In any case, if you want to use a malloc/free implementation that promises more than the C standard does (e.g., special byte pattern on free, statistics/debug info tracking, etc.) there's always -fno-builtin-malloc (or memset_explicit if you're lucky enough to be using C23). Of course, the tradeoff is that you give up some potential performance.
Thank you for putting it in a much more correct and understandable language than I could. That is exactly what I am talking about: if you call __builtin_malloc (e.g. via macro definition in the libc header), compiler is free to do whatever it wants. However, calling "malloc" library function should call "malloc" library function, and anything else is unacceptable and a bug. There should be no case where compiler could assume anything about a function it does not see based simply on it's name. Neither malloc nor strlen.
> That is exactly what I am talking about: if you call __builtin_malloc (e.g. via macro definition in the libc header), compiler is free to do whatever it wants. However, calling "malloc" library function should call "malloc" library function, and anything else is unacceptable and a bug.
I think that's an overly narrow reading of the footnote. I don't see an obvious reason why "such names" in the footnote should only cover "some macro names beginning with an underscore" and not also "external identifiers". And if implementations are allowed to define special semantics for "external identifiers", then... well, that's exactly what they did!

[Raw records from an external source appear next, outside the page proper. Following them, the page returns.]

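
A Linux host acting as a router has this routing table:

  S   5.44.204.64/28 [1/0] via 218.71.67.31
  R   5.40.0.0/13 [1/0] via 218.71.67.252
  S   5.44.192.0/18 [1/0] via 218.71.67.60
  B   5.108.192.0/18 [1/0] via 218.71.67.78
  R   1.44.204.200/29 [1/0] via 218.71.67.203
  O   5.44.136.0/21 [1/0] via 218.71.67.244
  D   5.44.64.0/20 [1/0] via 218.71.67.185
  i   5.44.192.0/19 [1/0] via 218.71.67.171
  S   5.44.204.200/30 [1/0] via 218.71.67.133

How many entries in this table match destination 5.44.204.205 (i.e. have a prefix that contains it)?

3

Prefixes containing 5.44.204.205:
  5.40.0.0/13 (5.40.0.0 - 5.47.255.255)
  5.44.192.0/18 (5.44.192.0 - 5.44.255.255)
  5.44.192.0/19 (5.44.192.0 - 5.44.223.255)
Total matching entries: 3.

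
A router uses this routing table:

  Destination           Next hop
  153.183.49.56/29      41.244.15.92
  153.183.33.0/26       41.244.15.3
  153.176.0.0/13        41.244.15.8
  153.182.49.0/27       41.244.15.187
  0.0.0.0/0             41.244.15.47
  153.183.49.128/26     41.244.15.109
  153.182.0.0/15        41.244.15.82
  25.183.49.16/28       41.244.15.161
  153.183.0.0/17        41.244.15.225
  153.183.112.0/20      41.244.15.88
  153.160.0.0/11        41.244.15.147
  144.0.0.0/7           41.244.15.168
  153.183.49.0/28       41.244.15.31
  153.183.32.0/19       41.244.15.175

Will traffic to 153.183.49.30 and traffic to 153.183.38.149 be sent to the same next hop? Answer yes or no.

yes

153.183.49.30: longest match 153.183.32.0/19 -> 41.244.15.175
153.183.38.149: longest match 153.183.32.0/19 -> 41.244.15.175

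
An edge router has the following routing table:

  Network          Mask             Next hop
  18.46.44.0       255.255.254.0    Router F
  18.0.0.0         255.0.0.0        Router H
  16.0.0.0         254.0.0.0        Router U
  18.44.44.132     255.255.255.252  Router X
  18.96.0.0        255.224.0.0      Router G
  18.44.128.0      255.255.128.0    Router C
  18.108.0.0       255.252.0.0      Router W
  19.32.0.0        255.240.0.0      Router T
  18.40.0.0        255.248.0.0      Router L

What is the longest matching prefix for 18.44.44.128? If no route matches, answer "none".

18.40.0.0/13

Entries matching 18.44.44.128:
  18.0.0.0/8 (18.0.0.0 - 18.255.255.255)
  18.40.0.0/13 (18.40.0.0 - 18.47.255.255)
Most specific is 18.40.0.0/13.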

In addition, there's still the as-if rule. The semantics of malloc/free are defined by the C standard; if the compiler can deduce that there is no observable difference between a version of the program that calls those and a version that does not, why does it matter that the call is emitted? A function call in and of itself is not a side effect, and since the C standard dictates what malloc/free do the compiler knows their possible side effects.

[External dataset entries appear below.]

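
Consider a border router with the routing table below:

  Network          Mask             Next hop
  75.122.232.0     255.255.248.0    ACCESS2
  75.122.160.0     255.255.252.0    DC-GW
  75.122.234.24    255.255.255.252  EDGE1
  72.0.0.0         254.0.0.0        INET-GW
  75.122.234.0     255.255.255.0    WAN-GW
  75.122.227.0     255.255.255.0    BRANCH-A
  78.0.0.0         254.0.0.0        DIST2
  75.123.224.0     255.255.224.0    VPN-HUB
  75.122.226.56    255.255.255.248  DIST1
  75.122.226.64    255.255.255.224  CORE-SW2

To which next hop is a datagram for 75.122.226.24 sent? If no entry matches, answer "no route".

no route

No entry's prefix contains 75.122.226.24; there is no default route.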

Furthermore, the addition of memset_explicit and its footnote ("The intention is that the memory store is always performed (i.e. never elided), regardless of optimizations. This is in
contrast to calls to the memset function (7.26.6.1)") implies that eliding calls is in fact acceptable behavior when optimizations are enabled. If eliding calls were not permissible when optimizing then what's the point of memset_explicit?
> There should be no case where compiler could assume anything about a function it does not see based simply on it's name.

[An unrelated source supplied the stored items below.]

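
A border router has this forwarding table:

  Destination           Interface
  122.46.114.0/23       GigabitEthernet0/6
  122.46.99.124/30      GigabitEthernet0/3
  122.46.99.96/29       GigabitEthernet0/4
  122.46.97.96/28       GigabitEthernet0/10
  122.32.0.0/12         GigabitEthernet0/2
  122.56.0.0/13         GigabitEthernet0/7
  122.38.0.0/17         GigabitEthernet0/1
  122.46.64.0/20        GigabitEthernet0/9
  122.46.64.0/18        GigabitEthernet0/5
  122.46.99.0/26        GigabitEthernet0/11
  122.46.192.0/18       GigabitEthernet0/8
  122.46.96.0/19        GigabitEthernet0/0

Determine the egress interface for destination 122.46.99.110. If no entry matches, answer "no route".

GigabitEthernet0/0

Routes whose prefix contains 122.46.99.110:
  122.32.0.0/12 (122.32.0.0 - 122.47.255.255) -> GigabitEthernet0/2
  122.46.64.0/18 (122.46.64.0 - 122.46.127.255) -> GigabitEthernet0/5
  122.46.96.0/19 (122.46.96.0 - 122.46.127.255) -> GigabitEthernet0/0
More-specific entries that do NOT match:
  122.46.99.124/30 (122.46.99.124 - 122.46.99.127) does not contain 122.46.99.110
  122.46.99.96/29 (122.46.99.96 - 122.46.99.103) does not contain 122.46.99.110
  122.46.97.96/28 (122.46.97.96 - 122.46.97.111) does not contain 122.46.99.110
  122.46.99.0/26 (122.46.99.0 - 122.46.99.63) does not contain 122.46.99.110
  122.46.114.0/23 (122.46.114.0 - 122.46.115.255) does not contain 122.46.99.110
  122.46.64.0/20 (122.46.64.0 - 122.46.79.255) does not contain 122.46.99.110
Longest matching prefix is /19 -> interface GigabitEthernet0/0.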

Again, external identifiers defined by the C standard are reserved. Reserved external identifiers aren't just for show. From the C89 standard:
> If the program defines an external identifier with the same name as a reserved external identifier, even in a semantically equivalent form, the behavior is undefined.
And from C23:
> If the program declares or defines an identifier in a context in which it is reserved (other than as allowed by 7.1.4), the behavior is undefined.
This means that yes, under modern compilers' interpretation of UB compilers can assume things about functions based on their names because modern compilers generally optimize assuming UB does not happen. The compiler does not need to see the function's implementation because it is the function's implementation as far as it is concerned.
Ah yes, N2625 "What we think we reserve". Basically any C program containing variable or function "top", "END", "strict", "member" and so on is non-conforming and subject to undefined behaviour, so they define "potentially reserved" identifiers and as usual compiler vendors go and do the sane right thing.
That was one of the first optimisations we had, back with Fortran and COBOL. Before C existed - and as B started life as a stripped down Fortran compiler, the history carried through.
The K&R book describes the buddy system for malloc, and how its design makes it suitable for compiler optimisations - including ignoring a write to a pointer that does nothing, because the pointer will no longer be valid.